Le recours massif aux réservistes représente un coût croissant pour l'économie israélienne. Selon une nouvelle étude publiée mardi par le département de l'économiste en chef du ministère des Finances, un mois de service de réserve peut coûter jusqu'à 68 000 shekels à l'économie, soit plus de trois fois le coût moyen d'un soldat effectuant son service militaire obligatoire.
Le ministère des Finances a revu à la hausse ses précédentes estimations. Le coût économique mensuel d'un réserviste âgé de 22 à 30 ans est désormais évalué à 39 000 shekels, contre 33 000 auparavant. Pour les 31-39 ans, il atteint 68 000 shekels, contre une précédente estimation de 54 000.
À titre de comparaison, le coût moyen pour les finances publiques d'un soldat effectuant son service obligatoire s'élève à environ 22 000 shekels par mois. Pour le ministère des Finances, cet écart illustre également l'intérêt économique d'élargir les rangs de l'armée régulière plutôt que de faire peser une part toujours plus importante de l'effort militaire sur les réservistes.
L'étude souligne par ailleurs que la charge du service de réserve repose principalement sur les hommes juifs non orthodoxes âgés de 25 à 44 ans.

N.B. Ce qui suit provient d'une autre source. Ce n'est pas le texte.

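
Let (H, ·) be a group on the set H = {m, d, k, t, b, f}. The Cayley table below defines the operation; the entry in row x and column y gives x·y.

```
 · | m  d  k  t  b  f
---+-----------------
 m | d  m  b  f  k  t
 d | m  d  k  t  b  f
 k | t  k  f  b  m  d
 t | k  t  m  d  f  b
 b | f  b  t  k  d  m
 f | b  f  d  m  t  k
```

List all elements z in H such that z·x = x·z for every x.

{d}

An element z is central iff its row equals its column in the table.
For m: m·k = b ≠ t = k·m, so m ∉ Z.
Checking each element this way leaves Z(H) = {d}.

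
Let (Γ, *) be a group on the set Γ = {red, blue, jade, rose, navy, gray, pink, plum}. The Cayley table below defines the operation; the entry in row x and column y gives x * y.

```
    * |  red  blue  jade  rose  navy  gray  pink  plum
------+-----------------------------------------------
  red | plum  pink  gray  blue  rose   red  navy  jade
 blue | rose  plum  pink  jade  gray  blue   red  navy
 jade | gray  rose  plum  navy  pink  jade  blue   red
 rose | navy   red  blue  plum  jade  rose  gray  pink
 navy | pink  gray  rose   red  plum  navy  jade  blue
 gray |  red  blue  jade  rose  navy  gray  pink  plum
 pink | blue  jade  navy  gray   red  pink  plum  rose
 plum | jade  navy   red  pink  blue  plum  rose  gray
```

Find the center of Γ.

{gray, plum}

An element z is central iff its row equals its column in the table.
For blue: blue * rose = jade ≠ red = rose * blue, so blue ∉ Z.
Checking each element this way leaves Z(Γ) = {gray, plum}.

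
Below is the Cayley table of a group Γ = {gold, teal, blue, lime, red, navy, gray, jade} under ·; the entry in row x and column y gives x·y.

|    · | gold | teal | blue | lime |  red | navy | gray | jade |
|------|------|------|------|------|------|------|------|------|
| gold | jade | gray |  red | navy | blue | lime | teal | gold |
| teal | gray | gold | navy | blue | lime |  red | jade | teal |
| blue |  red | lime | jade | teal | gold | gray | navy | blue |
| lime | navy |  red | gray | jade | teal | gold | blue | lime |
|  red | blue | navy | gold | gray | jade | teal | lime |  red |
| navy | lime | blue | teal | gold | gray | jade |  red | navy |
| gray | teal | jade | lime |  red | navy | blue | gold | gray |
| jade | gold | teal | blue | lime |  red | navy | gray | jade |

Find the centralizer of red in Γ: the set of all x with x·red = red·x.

{blue, gold, jade, red}

Compare row red with column red entry by entry.
gold·red = blue = red·gold, so gold commutes with red.
navy·red = gray but red·navy = teal, so navy does not.
Collecting the elements that commute with red: C(red) = {blue, gold, jade, red}.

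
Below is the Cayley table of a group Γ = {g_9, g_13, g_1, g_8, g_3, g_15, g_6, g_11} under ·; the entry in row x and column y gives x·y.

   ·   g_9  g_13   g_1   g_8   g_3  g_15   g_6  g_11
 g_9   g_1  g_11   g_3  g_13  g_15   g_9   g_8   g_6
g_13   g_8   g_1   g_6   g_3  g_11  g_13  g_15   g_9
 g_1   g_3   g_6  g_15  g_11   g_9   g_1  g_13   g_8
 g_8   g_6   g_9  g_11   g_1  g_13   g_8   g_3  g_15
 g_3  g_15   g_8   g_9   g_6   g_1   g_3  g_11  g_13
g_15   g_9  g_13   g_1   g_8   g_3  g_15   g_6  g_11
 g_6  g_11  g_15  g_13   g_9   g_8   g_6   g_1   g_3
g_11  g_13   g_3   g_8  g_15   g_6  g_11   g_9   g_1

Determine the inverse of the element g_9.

g_3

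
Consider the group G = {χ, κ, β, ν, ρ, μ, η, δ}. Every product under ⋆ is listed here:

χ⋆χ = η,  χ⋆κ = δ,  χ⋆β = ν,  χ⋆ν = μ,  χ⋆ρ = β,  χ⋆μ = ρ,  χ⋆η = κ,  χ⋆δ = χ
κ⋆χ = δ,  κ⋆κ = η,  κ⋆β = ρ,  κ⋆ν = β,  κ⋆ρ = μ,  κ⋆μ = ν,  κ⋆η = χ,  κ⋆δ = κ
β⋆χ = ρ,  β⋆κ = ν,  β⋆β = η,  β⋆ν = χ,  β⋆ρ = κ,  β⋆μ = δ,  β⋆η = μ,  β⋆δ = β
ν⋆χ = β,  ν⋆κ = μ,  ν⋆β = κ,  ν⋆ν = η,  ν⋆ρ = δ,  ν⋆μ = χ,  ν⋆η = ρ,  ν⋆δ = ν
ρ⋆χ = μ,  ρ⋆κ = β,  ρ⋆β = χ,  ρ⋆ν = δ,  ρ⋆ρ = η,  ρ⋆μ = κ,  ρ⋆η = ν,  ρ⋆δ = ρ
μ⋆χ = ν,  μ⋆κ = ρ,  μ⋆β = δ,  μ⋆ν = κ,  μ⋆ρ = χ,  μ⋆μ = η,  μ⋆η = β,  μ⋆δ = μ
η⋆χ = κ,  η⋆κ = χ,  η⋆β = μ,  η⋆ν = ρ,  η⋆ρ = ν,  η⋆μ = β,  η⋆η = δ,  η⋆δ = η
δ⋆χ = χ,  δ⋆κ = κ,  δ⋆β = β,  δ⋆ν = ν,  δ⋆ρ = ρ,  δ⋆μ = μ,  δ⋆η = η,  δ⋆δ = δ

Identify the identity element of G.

δ

The identity e satisfies e ⋆ x = x for all x, so its row in the table reproduces the column headers.
Row δ reads: χ, κ, β, ν, ρ, μ, η, δ — exactly the header order. So δ is the identity.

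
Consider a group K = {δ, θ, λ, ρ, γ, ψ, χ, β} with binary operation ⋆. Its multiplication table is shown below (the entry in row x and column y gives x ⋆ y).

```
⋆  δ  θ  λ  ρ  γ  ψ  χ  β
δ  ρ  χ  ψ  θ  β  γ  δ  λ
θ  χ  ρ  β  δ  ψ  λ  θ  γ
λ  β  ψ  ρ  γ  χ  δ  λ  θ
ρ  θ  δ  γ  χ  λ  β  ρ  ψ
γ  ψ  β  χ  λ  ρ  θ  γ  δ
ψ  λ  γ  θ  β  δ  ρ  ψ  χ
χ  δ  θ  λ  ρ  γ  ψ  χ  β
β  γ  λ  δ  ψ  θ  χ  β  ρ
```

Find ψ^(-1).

First locate the identity: row χ matches the header, so χ is the identity.
Scan row ψ for χ: ψ ⋆ β = χ. Hence ψ^(-1) = β.

β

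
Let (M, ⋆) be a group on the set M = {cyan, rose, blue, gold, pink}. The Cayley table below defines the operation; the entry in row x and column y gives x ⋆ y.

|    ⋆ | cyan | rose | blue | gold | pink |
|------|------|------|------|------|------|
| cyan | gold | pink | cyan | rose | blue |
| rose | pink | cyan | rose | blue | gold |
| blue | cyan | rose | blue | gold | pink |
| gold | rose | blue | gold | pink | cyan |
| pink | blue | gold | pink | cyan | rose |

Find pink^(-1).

First locate the identity: row blue matches the header, so blue is the identity.
Scan row pink for blue: pink ⋆ cyan = blue. Hence pink^(-1) = cyan.

cyan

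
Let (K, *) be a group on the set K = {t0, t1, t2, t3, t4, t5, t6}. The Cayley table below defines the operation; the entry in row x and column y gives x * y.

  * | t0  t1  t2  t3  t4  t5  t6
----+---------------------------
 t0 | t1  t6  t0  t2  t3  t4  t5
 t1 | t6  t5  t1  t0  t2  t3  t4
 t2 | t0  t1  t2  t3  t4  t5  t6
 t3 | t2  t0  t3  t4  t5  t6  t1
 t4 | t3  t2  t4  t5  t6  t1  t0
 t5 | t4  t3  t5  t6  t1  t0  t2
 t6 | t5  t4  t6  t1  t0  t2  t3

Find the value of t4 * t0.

t3

Read row t4, column t0: t4 * t0 = t3.
(Structurally, K here is isomorphic to the cyclic group Z_7.)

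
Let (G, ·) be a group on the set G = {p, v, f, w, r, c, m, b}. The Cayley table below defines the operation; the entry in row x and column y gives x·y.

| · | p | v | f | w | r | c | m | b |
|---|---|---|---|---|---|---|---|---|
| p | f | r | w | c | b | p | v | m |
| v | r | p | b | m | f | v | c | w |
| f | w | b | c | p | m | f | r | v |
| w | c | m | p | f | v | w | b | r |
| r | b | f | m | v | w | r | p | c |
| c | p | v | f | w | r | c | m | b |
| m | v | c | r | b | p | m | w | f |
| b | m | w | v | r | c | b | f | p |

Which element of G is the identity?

The identity e satisfies e·x = x for all x, so its row in the table reproduces the column headers.
Row c reads: p, v, f, w, r, c, m, b — exactly the header order. So c is the identity.
(Structurally, G here is isomorphic to the cyclic group Z_8.)

c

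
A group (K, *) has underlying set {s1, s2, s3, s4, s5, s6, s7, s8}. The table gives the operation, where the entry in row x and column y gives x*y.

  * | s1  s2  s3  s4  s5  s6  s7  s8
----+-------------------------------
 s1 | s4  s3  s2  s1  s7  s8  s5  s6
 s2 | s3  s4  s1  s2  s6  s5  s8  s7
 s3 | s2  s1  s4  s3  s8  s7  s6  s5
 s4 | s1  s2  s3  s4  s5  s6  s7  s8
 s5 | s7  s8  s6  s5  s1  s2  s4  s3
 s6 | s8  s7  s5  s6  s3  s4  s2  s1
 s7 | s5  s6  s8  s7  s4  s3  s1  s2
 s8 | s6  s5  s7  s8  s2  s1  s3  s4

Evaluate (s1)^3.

s1

s1^1 = s1
s1^2 = s1*s1 = s4
s1^3 = s4*s1 = s1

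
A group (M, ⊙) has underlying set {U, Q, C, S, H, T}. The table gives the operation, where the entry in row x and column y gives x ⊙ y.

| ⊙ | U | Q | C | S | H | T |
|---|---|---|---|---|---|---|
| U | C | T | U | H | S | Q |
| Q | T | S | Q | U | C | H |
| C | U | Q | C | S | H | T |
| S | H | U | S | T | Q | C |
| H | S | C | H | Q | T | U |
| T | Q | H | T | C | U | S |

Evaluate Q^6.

Q^1 = Q
Q^2 = Q ⊙ Q = S
Q^3 = S ⊙ Q = U
Q^4 = U ⊙ Q = T
Q^5 = T ⊙ Q = H
Q^6 = H ⊙ Q = C

C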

Depuis le début de la guerre, des centaines de milliers de salariés ont dû s'absenter de leur emploi pour servir dans l'armée, avec des conséquences importantes sur le marché du travail, l'activité des entreprises et plus largement l'économie israélienne.
La mobilisation affecte également fortement les familles : environ 70 % des personnes absentes de leur emploi en raison du service de réserve appartiennent à des foyers avec enfants, selon les données du ministère des Finances.